Issue with self play testing

Discussion of chess software programming and technical issues.

Moderators: hgm, Rebel, chrisw

CRoberson
Posts: 2055
Joined: Mon Mar 13, 2006 2:31 am
Location: North Carolina, USA

Issue with self play testing

Post by CRoberson »

I have been testing a new Ares based on an issue that came up in a game between Ares and Myrddin on Graham's site.
The issue pertains to king safety. The change makes Ares more aware of the potential for a certain type of king attack/defense.
After playing Ares-old vs Ares-new, I saw the new version made the attacks that the old version wasn't aware of and the rating
gain was 28 Elo. Upon reflection, I see that the Elo gain is possibly 2x that: the old Ares never made such attacks and thus
the ability to defend against them went untested and unmeasured.

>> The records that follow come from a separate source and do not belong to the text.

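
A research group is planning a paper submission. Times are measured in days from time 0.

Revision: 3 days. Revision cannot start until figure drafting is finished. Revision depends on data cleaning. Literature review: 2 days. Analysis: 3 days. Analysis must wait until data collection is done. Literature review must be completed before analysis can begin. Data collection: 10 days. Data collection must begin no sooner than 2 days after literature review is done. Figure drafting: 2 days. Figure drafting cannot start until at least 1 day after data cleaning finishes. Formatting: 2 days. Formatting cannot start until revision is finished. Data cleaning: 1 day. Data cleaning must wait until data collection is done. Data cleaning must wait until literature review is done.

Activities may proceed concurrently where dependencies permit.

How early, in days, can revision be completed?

Literature review can start immediately at day 0; it finishes at day 2.
Data collection waits on literature review (finishes day 2, plus 2-day gap → day 4), so it starts at day 4 and finishes at 4 + 10 = day 14.
For data cleaning: data collection (finishes day 14); literature review (finishes day 2). Taking the maximum gives a start of day 14, and it finishes at 14 + 1 = day 15.
After data cleaning (finishes day 15, plus 1-day gap → day 16), figure drafting can start at day 16 and finishes at day 18.
Revision has to wait for figure drafting (finishes day 18); data cleaning (finishes day 15). The latest of these is day 18, so revision runs day 18 to 18 + 3 = day 21.

21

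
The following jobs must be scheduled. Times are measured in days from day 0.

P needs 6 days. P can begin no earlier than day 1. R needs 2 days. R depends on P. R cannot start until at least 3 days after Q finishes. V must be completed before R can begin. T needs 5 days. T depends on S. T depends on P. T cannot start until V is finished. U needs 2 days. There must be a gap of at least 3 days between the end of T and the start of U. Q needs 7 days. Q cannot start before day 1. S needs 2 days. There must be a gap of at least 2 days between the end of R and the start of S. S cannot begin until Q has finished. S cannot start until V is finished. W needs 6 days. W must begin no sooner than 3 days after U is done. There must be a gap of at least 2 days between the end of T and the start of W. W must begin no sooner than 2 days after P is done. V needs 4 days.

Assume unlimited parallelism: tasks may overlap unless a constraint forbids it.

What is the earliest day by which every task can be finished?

36

V can start immediately at day 0; it finishes at day 4.
Q waits on its own release at day 1, so it starts at day 1 and finishes at 1 + 7 = day 8.
After its own release at day 1, P can start at day 1 and finishes at day 7.
R cannot start until P (finishes day 7); Q (finishes day 8, plus 3-day gap → day 11); V (finishes day 4). The controlling bound is day 11, so R finishes at 11 + 2 = day 13.
S needs all of R (finishes day 13, plus 2-day gap → day 15); Q (finishes day 8); V (finishes day 4). That puts its earliest start at day 15; it finishes at 15 + 2 = day 17.
T needs all of S (finishes day 17); P (finishes day 7); V (finishes day 4). That puts its earliest start at day 17; it finishes at 17 + 5 = day 22.
U waits on T (finishes day 22, plus 3-day gap → day 25), so it starts at day 25 and finishes at 25 + 2 = day 27.
W has to wait for U (finishes day 27, plus 3-day gap → day 30); T (finishes day 22, plus 2-day gap → day 24); P (finishes day 7, plus 2-day gap → day 9). The latest of these is day 30, so W runs day 30 to 30 + 6 = day 36.
All tasks are finished once the last one completes. Finish times: P at 7, Q at 8, R at 13, S at 17, T at 22, U at 27, V at 4, W at 36. The latest is day 36.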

Thus, self play testing can lead to insufficient test cases resulting in an under estimate of the rating gain.
User avatar
MikeB
Posts: 4889
Joined: Thu Mar 09, 2006 6:34 am
Location: Pen Argyl, Pennsylvania

Re: Issue with self play testing

Post by MikeB »

Interesting. Typically, self play ( or very similar engine) testing over estimates the rating gain.
Image
User avatar
Evert
Posts: 2929
Joined: Sat Jan 22, 2011 12:42 am
Location: NL

Re: Issue with self play testing

Post by Evert »

CRoberson wrote: Fri May 18, 2018 4:31 am Upon reflection, I see that the Elo gain is possibly 2x that: the old Ares never made such attacks and thus
the ability to defend against them went untested and unmeasured.
Yes, and that's why the gain is typically less than it is in self-play: the other opponent may not have been so blind, so you gain less by playing against them.
Of course this very much depends on the opponent you measure against and the gaps in the evaluation that they have.
Thus, self play testing can lead to insufficient test cases resulting in an under estimate of the rating gain.
Yes. Self-testing can make you blind for gaps in the evaluation function. It works fairly well for optimising the evaluation weights in features that you have, but you need to test against other engines to find out what your weaknesses are.
Or you need to try adding loads of different terms and see what sticks (which is sortof what SF does), or you need to extract evaluation features in addition to evaluation weights (neural nets).
User avatar
cdani
Posts: 2204
Joined: Sat Jan 18, 2014 10:24 am
Location: Andorra

Re: Issue with self play testing

Post by cdani »

The last month I'm testing every change vs previous Andscacs version and vs Stockfish. It happens often that a change is good against one and bad against the other.
CRoberson
Posts: 2055
Joined: Mon Mar 13, 2006 2:31 am
Location: North Carolina, USA

Re: Issue with self play testing

Post by CRoberson »

Thanks Evert. I do know all that. I was just posting about an interesting issue in self play testing.
I've used various other engines for gauntlets and such... and my published research from the mid 1990s is in neural nets.
Of course, most don't know that. I should apologize. I am sure you are trying to help.
I see you live in the Netherlands - neat. I was there for 2 weeks in 2002: Amsterdam, Utrecht then Maastricht. A very nice country. I rather liked it.
Continuing to like the US is getting more difficult with all the Republican __((**E&&#@___
If you are up to date on the fairest opening books or positions to use for testing, I would be very interested in hearing about that.
Evert wrote: Fri May 18, 2018 7:56 am
CRoberson wrote: Fri May 18, 2018 4:31 am Upon reflection, I see that the Elo gain is possibly 2x that: the old Ares never made such attacks and thus
the ability to defend against them went untested and unmeasured.
Yes, and that's why the gain is typically less than it is in self-play: the other opponent may not have been so blind, so you gain less by playing against them.
Of course this very much depends on the opponent you measure against and the gaps in the evaluation that they have.
Thus, self play testing can lead to insufficient test cases resulting in an under estimate of the rating gain.
Yes. Self-testing can make you blind for gaps in the evaluation function. It works fairly well for optimising the evaluation weights in features that you have, but you need to test against other engines to find out what your weaknesses are.
Or you need to try adding loads of different terms and see what sticks (which is sortof what SF does), or you need to extract evaluation features in addition to evaluation weights (neural nets).
User avatar
Greg Strong
Posts: 388
Joined: Sun Dec 21, 2008 6:57 pm
Location: Washington, DC

Re: Issue with self play testing

Post by Greg Strong »

Nice to hear that you are working on a new version of Ares :)

I test almost exclusively against eight other engines. I rotate them from time to time, but Ares is one of the engines that I have used a lot.